Coup de théâtre sur la scène politique brésilienne. L’ancien président Luiz Inacio Lula da Silva peut désormais affronter Jair Bolsonaro à la présidentielle de 2022. Le juge de la Cour suprême Edson Fachin a en effet annulé toutes ses condamnations pour corruption et l’a rétabli dans ses droits politiques. Si Lula apparaît comme le candidat le plus sérieux pour contrer la polarisation menée depuis deux ans par Bolsonaro, une nouvelle candidature du leader de la gauche serait aussi un échec pour le Brésil, incapable de trouver une nouvelle ligne politique stable et efficace depuis une décennie.

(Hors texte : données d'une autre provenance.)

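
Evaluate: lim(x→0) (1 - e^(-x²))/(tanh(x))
This is a 0/0 indeterminate form.

Apply L'Hôpital's rule: differentiate numerator and denominator separately.
  f(x) = 1 - e^(-x^2)   ⇒   f'(x) = 2·x·e^(-x^2)
  g(x) = tanh(x)   ⇒   g'(x) = 1 - tanh(x)^2
  lim(x→0) f'(x)/g'(x) = lim(x→0) (2·x·e^(-x^2))/(1 - tanh(x)^2)
  = 0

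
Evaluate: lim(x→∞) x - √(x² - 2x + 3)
This is an ∞-∞ indeterminate form.

Combine fractions or rationalize to convert ∞-∞ to 0/0 form:
  lim(x→∞) x - √(x² - 2x + 3) = 1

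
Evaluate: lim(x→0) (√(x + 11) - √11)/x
This is a standard limit.

Factor or rationalize the expression:
  lim(x→0) (√(x + 11) - √11)/x = sqrt(11)/22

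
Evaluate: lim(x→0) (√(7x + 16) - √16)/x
This is a standard limit.

Factor or rationalize the expression:
  lim(x→0) (√(7x + 16) - √16)/x = 7/8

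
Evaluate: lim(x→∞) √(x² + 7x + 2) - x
This is an ∞-∞ indeterminate form.

Combine fractions or rationalize to convert ∞-∞ to 0/0 form:
  lim(x→∞) √(x² + 7x + 2) - x = 7/2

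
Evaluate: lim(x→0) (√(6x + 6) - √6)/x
This is a standard limit.

Factor or rationalize the expression:
  lim(x→0) (√(6x + 6) - √6)/x = sqrt(6)/2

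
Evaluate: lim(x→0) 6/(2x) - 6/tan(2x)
This is an ∞-∞ indeterminate form.

Combine fractions or rationalize to convert ∞-∞ to 0/0 form:
  lim(x→0) 6/(2x) - 6/tan(2x) = 0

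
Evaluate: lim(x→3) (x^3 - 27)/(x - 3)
This is a standard limit.

Factor or rationalize the expression:
  lim(x→3) (x^3 - 27)/(x - 3) = 27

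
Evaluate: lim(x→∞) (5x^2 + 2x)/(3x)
This is an ∞/∞ indeterminate form.

Apply L'Hôpital's rule: differentiate numerator and denominator separately.
  f(x) = 5·x^2 + 2·x   ⇒   f'(x) = 10·x + 2
  g(x) = 3·x   ⇒   g'(x) = 3
  lim(x→∞) f'(x)/g'(x) = lim(x→∞) (10·x + 2)/(3)
  = ∞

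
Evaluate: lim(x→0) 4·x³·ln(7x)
This is a 0·∞ indeterminate form.

Rewrite 0·∞ as a quotient (0/0 or ∞/∞ form), then apply L'Hôpital's rule:
  lim(x→0) 4·x³·ln(7x) = 0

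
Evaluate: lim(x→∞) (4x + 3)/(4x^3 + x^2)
This is an ∞/∞ indeterminate form.

Apply L'Hôpital's rule: differentiate numerator and denominator separately.
  f(x) = 4·x + 3   ⇒   f'(x) = 4
  g(x) = 4·x^3 + x^2   ⇒   g'(x) = 12·x^2 + 2·x
  lim(x→∞) f'(x)/g'(x) = lim(x→∞) (4)/(12·x^2 + 2·x)
  = 0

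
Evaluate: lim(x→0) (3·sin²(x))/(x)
This is a 0/0 indeterminate form.

Apply L'Hôpital's rule: differentiate numerator and denominator separately.
  f(x) = 3·sin(x)^2   ⇒   f'(x) = 6·sin(x)·cos(x)
  g(x) = x   ⇒   g'(x) = 1
  lim(x→0) f'(x)/g'(x) = lim(x→0) (6·sin(x)·cos(x))/(1)
  = 0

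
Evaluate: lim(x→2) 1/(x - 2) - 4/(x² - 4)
This is an ∞-∞ indeterminate form.

Combine fractions or rationalize to convert ∞-∞ to 0/0 form:
  lim(x→2) 1/(x - 2) - 4/(x² - 4) = 1/4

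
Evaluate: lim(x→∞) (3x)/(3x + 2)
This is an ∞/∞ indeterminate form.

Apply L'Hôpital's rule: differentiate numerator and denominator separately.
  f(x) = 3·x   ⇒   f'(x) = 3
  g(x) = 3·x + 2   ⇒   g'(x) = 3
  lim(x→∞) f'(x)/g'(x) = lim(x→∞) (3)/(3)
  = 1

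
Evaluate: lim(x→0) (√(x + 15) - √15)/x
This is a standard limit.

Factor or rationalize the expression:
  lim(x→0) (√(x + 15) - √15)/x = sqrt(15)/30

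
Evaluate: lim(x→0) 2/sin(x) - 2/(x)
This is an ∞-∞ indeterminate form.

Combine fractions or rationalize to convert ∞-∞ to 0/0 form:
  lim(x→0) 2/sin(x) - 2/(x) = 0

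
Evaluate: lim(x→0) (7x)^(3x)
This is an exponential indeterminate form.

For exponential indeterminate forms, take the natural log:
  Let L = lim(x→0) (7x)^(3x)
  Then ln(L) = lim(x→0) [exponent × ln(base)]
  Evaluate using L'Hôpital or standard limits, then exponentiate.
  L = 1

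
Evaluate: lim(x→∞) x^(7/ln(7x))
This is an exponential indeterminate form.

For exponential indeterminate forms, take the natural log:
  Let L = lim(x→∞) x^(7/ln(7x))
  Then ln(L) = lim(x→∞) [exponent × ln(base)]
  Evaluate using L'Hôpital or standard limits, then exponentiate.
  L = e^(7)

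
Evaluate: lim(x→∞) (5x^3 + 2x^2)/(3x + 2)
This is an ∞/∞ indeterminate form.

Apply L'Hôpital's rule: differentiate numerator and denominator separately.
  f(x) = 5·x^3 + 2·x^2   ⇒   f'(x) = 15·x^2 + 4·x
  g(x) = 3·x + 2   ⇒   g'(x) = 3
  lim(x→∞) f'(x)/g'(x) = lim(x→∞) (15·x^2 + 4·x)/(3)
  = ∞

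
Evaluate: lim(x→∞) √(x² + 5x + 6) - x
This is an ∞-∞ indeterminate form.

Combine fractions or rationalize to convert ∞-∞ to 0/0 form:
  lim(x→∞) √(x² + 5x + 6) - x = 5/2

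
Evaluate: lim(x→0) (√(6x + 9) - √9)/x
This is a standard limit.

Factor or rationalize the expression:
  lim(x→0) (√(6x + 9) - √9)/x = 1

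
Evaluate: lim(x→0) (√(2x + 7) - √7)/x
This is a standard limit.

Factor or rationalize the expression:
  lim(x→0) (√(2x + 7) - √7)/x = sqrt(7)/7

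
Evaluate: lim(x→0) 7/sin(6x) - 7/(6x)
This is an ∞-∞ indeterminate form.

Combine fractions or rationalize to convert ∞-∞ to 0/0 form:
  lim(x→0) 7/sin(6x) - 7/(6x) = 0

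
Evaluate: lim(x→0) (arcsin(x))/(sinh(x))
This is a 0/0 indeterminate form.

Apply L'Hôpital's rule: differentiate numerator and denominator separately.
  f(x) = asin(x)   ⇒   f'(x) = 1/sqrt(1 - x^2)
  g(x) = sinh(x)   ⇒   g'(x) = cosh(x)
  lim(x→0) f'(x)/g'(x) = lim(x→0) (1/sqrt(1 - x^2))/(cosh(x))
  = 1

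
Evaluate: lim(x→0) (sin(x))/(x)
This is a 0/0 indeterminate form.

Apply L'Hôpital's rule: differentiate numerator and denominator separately.
  f(x) = sin(x)   ⇒   f'(x) = cos(x)
  g(x) = x   ⇒   g'(x) = 1
  lim(x→0) f'(x)/g'(x) = lim(x→0) (cos(x))/(1)
  = 1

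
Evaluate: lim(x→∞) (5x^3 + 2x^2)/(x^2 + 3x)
This is an ∞/∞ indeterminate form.

Apply L'Hôpital's rule: differentiate numerator and denominator separately.
  f(x) = 5·x^3 + 2·x^2   ⇒   f'(x) = 15·x^2 + 4·x
  g(x) = x^2 + 3·x   ⇒   g'(x) = 2·x + 3
  lim(x→∞) f'(x)/g'(x) = lim(x→∞) (15·x^2 + 4·x)/(2·x + 3)
  = ∞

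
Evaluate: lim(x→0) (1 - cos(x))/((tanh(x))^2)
This is a 0/0 indeterminate form.

Apply L'Hôpital's rule: differentiate numerator and denominator separately.
  f(x) = 1 - cos(x)   ⇒   f'(x) = sin(x)
  g(x) = tanh(x)^2   ⇒   g'(x) = (2 - 2·tanh(x)^2)·tanh(x)
  lim(x→0) f'(x)/g'(x) = lim(x→0) (sin(x))/((2 - 2·tanh(x)^2)·tanh(x))
  = 1/2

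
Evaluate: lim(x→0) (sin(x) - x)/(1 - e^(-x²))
This is a 0/0 indeterminate form.

Apply L'Hôpital's rule: differentiate numerator and denominator separately.
  f(x) = -x + sin(x)   ⇒   f'(x) = cos(x) - 1
  g(x) = 1 - e^(-x^2)   ⇒   g'(x) = 2·x·e^(-x^2)
  lim(x→0) f'(x)/g'(x) = lim(x→0) (cos(x) - 1)/(2·x·e^(-x^2))
  = 0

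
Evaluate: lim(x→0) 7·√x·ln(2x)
This is a 0·∞ indeterminate form.

Rewrite 0·∞ as a quotient (0/0 or ∞/∞ form), then apply L'Hôpital's rule:
  lim(x→0) 7·√x·ln(2x) = 0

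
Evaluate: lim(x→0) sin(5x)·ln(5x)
This is a 0·∞ indeterminate form.

Rewrite 0·∞ as a quotient (0/0 or ∞/∞ form), then apply L'Hôpital's rule:
  lim(x→0) sin(5x)·ln(5x) = 0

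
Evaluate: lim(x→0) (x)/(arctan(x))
This is a 0/0 indeterminate form.

Apply L'Hôpital's rule: differentiate numerator and denominator separately.
  f(x) = x   ⇒   f'(x) = 1
  g(x) = atan(x)   ⇒   g'(x) = 1/(x^2 + 1)
  lim(x→0) f'(x)/g'(x) = lim(x→0) (1)/(1/(x^2 + 1))
  = 1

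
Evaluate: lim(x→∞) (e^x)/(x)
This is an ∞/∞ indeterminate form.

Apply L'Hôpital's rule: differentiate numerator and denominator separately.
  f(x) = e^(x)   ⇒   f'(x) = e^(x)
  g(x) = x   ⇒   g'(x) = 1
  lim(x→∞) f'(x)/g'(x) = lim(x→∞) (e^(x))/(1)
  = ∞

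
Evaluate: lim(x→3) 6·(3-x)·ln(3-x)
This is a 0·∞ indeterminate form.

Rewrite 0·∞ as a quotient (0/0 or ∞/∞ form), then apply L'Hôpital's rule:
  lim(x→3) 6·(3-x)·ln(3-x) = 0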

Lula, seule alternative crédible à Bolsonaro

Evidemment, le retour de Lula sur la scène politique est une perspective salutaire pour les Brésiliens. Alors que la crise sanitaire se rajoute au saccage démocratique et environnemental mené par Bolsonaro, se rappeler du Brésil dirigé par Lula entre 2003 et 2011 est une douce pensée. Mettre en avant une politique de lutte contre l’inflation tout en menant dans le pays de véritables mesures contre la pauvreté, voilà ce qui a permis au Brésil de s’affirmer comme une figure de proue des pays émergents; et voilà ce qui doit permettre au Brésil de retrouver sa stabilité.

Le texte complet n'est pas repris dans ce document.